Jean-Louis Masson : le colonel prend du galon «J
amais un gendarme n’a été élu député.» Depuis des semaines, et plus encore depuis dimanche soir, Jean-Louis Masson (63 ans) répète à l’envi cette rengaine comme pour conjurer le mauvais sort d’abord… Et désormais inscrire son nom dans l’histoire de la maréchaussée. Preuve – s’il était besoin d’aller en chercher – que 17 ans après avoir raccroché le képi, l’ancien colonel a les galons dans la peau. Toute sa « première carrière » ,cet enfant de La Garde l’a en effet passée dans les casernes. Né au pied du Rocher le 5 février 1954, il s’oriente vers l’école militaire après avoir fréquenté les bancs de l’école Michel-Zunino à La Garde, puis ceux des lycées Peiresc et Dumont-d’Urville à Toulon. Ses états de service signalent quatorze départements d’affectation dans la territoriale et la mobile, une multitude de brevets ou diplômes professionnels et un DESS en science politique délivré par l’Institut d’études politiques de Toulouse. Un parcours qui le conduit à prendre des responsabilités au sein de la zone de défense sud (treize départements du pourtour méditerranéen). Le 31 décembre 1999, chevalier de la Légion d’honneur (depuis 1998) et de l’ordre national du Mérite (depuis 1992), il est promu colonel (ce qui lui vaut un premier portrait dans Var-matin). Il a alors 45 ans et de belles perspectives en chemise bleu-ciel.
Maire comme son père
Et pourtant, la vie de caserne s’arrête là. Jean-Louis Masson a consacré le vingtième siècle à bourlinguer, il décide de profiter de La Garde, « son village », durant le nouveau millénaire. Sa « deuxième car rière ». En mai 2000, à peine réimplanté, il annonce en effet sa candidature à la mairie de La Garde. Père de six enfants, il entend devenir maire… comme son père. Louis Masson, instituteur de profession, a en effet présidé aux destinées de la commune de 1959 à 1962. Des souvenirs d’enfants pour Jean-Louis Masson. Des souvenirs lointains pour la plupart des Gardéens, puisque depuis près de 40 ans, c’est Maurice Delplace et le Parti communiste qui gèrent la ville. Une ville qui a bien changé... Passage de témoin ou signe du changement d’époque, c’est alors qu’il mène campagne que son père s’éteint, en octobre 2000. « Les deux grandes valeurs que mon père m’a enseignées sont le respect de la démocratie et l’écoute des autres, expliquait en plein deuil Jean-Louis Masson. Il s’est toujours opposé à mon engagement politique, car il avait été déçu lui-même. Mais lorsque je lui ai fait part de ma volonté de m’engager, il m’a soutenu. Il savait que l’engagement qui était le sien se prolongeait à travers son fils. » Deux mois plus tard, alors que la campagne s’anime, c’est Maurice Delplace, le patron du PCF, qui s’éteint. Il ne partageait pas ses idées, mais nourrissait du respect et une affection profonde pour lui. « C’était un homme ouvert, salue alors Jean-Louis Masson. D’ailleurs, je l’ai consulté dernièrement avant de me présenter aux municipales… Il m’a dit vas-y ! »

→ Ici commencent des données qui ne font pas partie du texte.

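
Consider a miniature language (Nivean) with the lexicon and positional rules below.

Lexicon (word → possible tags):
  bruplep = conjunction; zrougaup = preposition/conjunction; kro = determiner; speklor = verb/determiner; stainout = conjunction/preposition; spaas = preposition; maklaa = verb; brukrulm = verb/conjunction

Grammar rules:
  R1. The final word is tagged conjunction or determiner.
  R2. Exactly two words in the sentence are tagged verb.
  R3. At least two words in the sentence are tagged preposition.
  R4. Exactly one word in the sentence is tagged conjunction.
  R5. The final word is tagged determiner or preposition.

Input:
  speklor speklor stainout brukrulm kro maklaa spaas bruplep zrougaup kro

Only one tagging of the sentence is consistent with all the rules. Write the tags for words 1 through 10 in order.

Candidates per position — 1:speklor {verb,determiner}; 2:speklor {verb,determiner}; 3:stainout {conjunction,preposition}; 4:brukrulm {verb,conjunction}; 5:kro {determiner}; 6:maklaa {verb}; 7:spaas {preposition}; 8:bruplep {conjunction}; 9:zrougaup {preposition,conjunction}; 10:kro {determiner}.
Position 3: conjunction is ruled out by rule 4; that leaves preposition.
Position 4: conjunction is ruled out by rule 4; that leaves verb.
Position 9: conjunction is ruled out by rule 4; that leaves preposition.
Position 1: verb is ruled out by rule 2; that leaves determiner.
Position 2: verb is ruled out by rule 2; that leaves determiner.
So the tagging must be: determiner determiner preposition verb determiner verb preposition conjunction preposition determiner.
Verifying each rule — rule 1 holds; rule 2 holds; rule 3 holds; rule 4 holds; rule 5 holds.

determiner determiner preposition verb determiner verb preposition conjunction preposition determiner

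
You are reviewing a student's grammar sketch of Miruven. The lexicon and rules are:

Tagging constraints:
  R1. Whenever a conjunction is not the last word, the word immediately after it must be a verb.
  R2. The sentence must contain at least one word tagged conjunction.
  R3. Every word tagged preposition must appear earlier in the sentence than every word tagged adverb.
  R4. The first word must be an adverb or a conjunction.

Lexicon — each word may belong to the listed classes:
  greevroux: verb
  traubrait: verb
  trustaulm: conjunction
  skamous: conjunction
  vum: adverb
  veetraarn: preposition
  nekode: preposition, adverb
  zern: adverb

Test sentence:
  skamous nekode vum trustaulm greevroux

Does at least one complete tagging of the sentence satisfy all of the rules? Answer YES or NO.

Candidates per position — 1:skamous {conjunction}; 2:nekode {preposition,adverb}; 3:vum {adverb}; 4:trustaulm {conjunction}; 5:greevroux {verb}.
Rule 1 cannot be satisfied by any choice of tags from the lexicon.
So there is no consistent tagging.

NO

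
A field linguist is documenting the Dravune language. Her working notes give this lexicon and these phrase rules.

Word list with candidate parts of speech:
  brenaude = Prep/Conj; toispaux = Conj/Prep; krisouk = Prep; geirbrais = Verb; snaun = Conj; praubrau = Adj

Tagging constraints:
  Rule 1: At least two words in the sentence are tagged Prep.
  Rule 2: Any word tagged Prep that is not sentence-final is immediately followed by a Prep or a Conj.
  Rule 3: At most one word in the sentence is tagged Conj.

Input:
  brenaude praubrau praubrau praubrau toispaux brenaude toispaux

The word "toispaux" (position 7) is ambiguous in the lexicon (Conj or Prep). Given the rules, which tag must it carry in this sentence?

Prep

Candidates per position — 1:brenaude {Prep,Conj}; 2:praubrau {Adj}; 3:praubrau {Adj}; 4:praubrau {Adj}; 5:toispaux {Conj,Prep}; 6:brenaude {Prep,Conj}; 7:toispaux {Conj,Prep}.
Word 1 cannot be Prep — rule 2 would then fail for every completion. It is Conj.
Word 5 cannot be Conj — rule 3 would then fail for every completion. It is Prep.
Word 6 cannot be Conj — rule 3 would then fail for every completion. It is Prep.
Word 7 cannot be Conj — rule 3 would then fail for every completion. It is Prep.
The unique satisfying tagging is: Conj Adj Adj Adj Prep Prep Prep.
Verifying each rule — rule 1 satisfied; rule 2 satisfied; rule 3 satisfied.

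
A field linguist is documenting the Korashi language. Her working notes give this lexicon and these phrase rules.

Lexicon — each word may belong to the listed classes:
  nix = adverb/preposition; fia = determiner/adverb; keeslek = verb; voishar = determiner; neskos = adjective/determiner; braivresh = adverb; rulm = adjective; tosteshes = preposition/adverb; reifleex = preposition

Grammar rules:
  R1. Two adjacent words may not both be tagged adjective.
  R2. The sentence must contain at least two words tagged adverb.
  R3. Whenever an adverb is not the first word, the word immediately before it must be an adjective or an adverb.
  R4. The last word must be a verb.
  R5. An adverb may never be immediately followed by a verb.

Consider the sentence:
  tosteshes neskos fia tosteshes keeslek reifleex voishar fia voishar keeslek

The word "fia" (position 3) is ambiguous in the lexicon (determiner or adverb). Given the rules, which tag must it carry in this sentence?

adverb

Candidates per position — 1:tosteshes {preposition,adverb}; 2:neskos {adjective,determiner}; 3:fia {determiner,adverb}; 4:tosteshes {preposition,adverb}; 5:keeslek {verb}; 6:reifleex {preposition}; 7:voishar {determiner}; 8:fia {determiner,adverb}; 9:voishar {determiner}; 10:keeslek {verb}.
At position 4, choosing adverb makes rule 5 impossible to satisfy; hence preposition.
At position 8, choosing adverb makes rule 3 impossible to satisfy; hence determiner.
At position 1, choosing preposition makes rule 2 impossible to satisfy; hence adverb.
At position 3, choosing determiner makes rule 2 impossible to satisfy; hence adverb.
At position 2, choosing determiner makes rule 3 impossible to satisfy; hence adjective.
The unique satisfying tagging is: adverb adjective adverb preposition verb preposition determiner determiner determiner verb.
Rule-by-rule: rule 1 holds; rule 2 holds; rule 3 holds; rule 4 holds; rule 5 holds.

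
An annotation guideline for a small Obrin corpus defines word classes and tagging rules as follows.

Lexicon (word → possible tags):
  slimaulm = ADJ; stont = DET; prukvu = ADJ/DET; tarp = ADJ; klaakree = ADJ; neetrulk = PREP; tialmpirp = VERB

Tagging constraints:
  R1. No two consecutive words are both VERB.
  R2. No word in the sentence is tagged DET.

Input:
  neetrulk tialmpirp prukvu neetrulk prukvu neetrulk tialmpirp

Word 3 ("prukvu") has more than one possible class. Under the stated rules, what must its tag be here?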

Trouver autre chose que la couleur des chemises
Et il a bien fait de l’écouter et de se fier à la lecture des « alignements». Alors que le Rocher semblait une citadelle communiste imprenable depuis un demi-siècle, le novice en politique fait mouche du premier coup sous l’étiquette UDF. La Garde bascule en 2001 et n’a pas vacillé depuis, en le reconduisant en 2008 et 2014. Il fait pourtant des premiers pas d’élu tonitruant. Irritant les employés municipaux avec des caricatures ou poursuivant des collégiens en diffamation pour un canular, il ne passe pas inaperçu et s’affiche même volontiers haut en couleur, avec son verbe plein d’humour acide... ou avec la gamme chromatique audacieuse de ses chemises . « Parce que je suis un provocateur », concède l’intéressé, avouant avoir pris soin d’assagir sa penderie ces derniers mois pour se glisser dans les habits de député. « Je ne peux pas aller à l’Assemblée avec mes chemises à fleurs . On peut avoir un côté provocateur sur son territoire ou dans sa commune pour sortir du cadre - ce qui est marrant pour un militaire - , mais là, si on veut se démarquer, il va falloir trouver autre chose que la couleur de ses chemises. » Le palais Bourbon va-t-il offrir une troisième carrière à Jean-Louis Masson ? Il avoue ne pas encore pouvoir le dire. « Je ne mesure rien. Est ce que je vais vibrer quand je vais rentrer dans l’hémicycle? Je n’en sais rien.»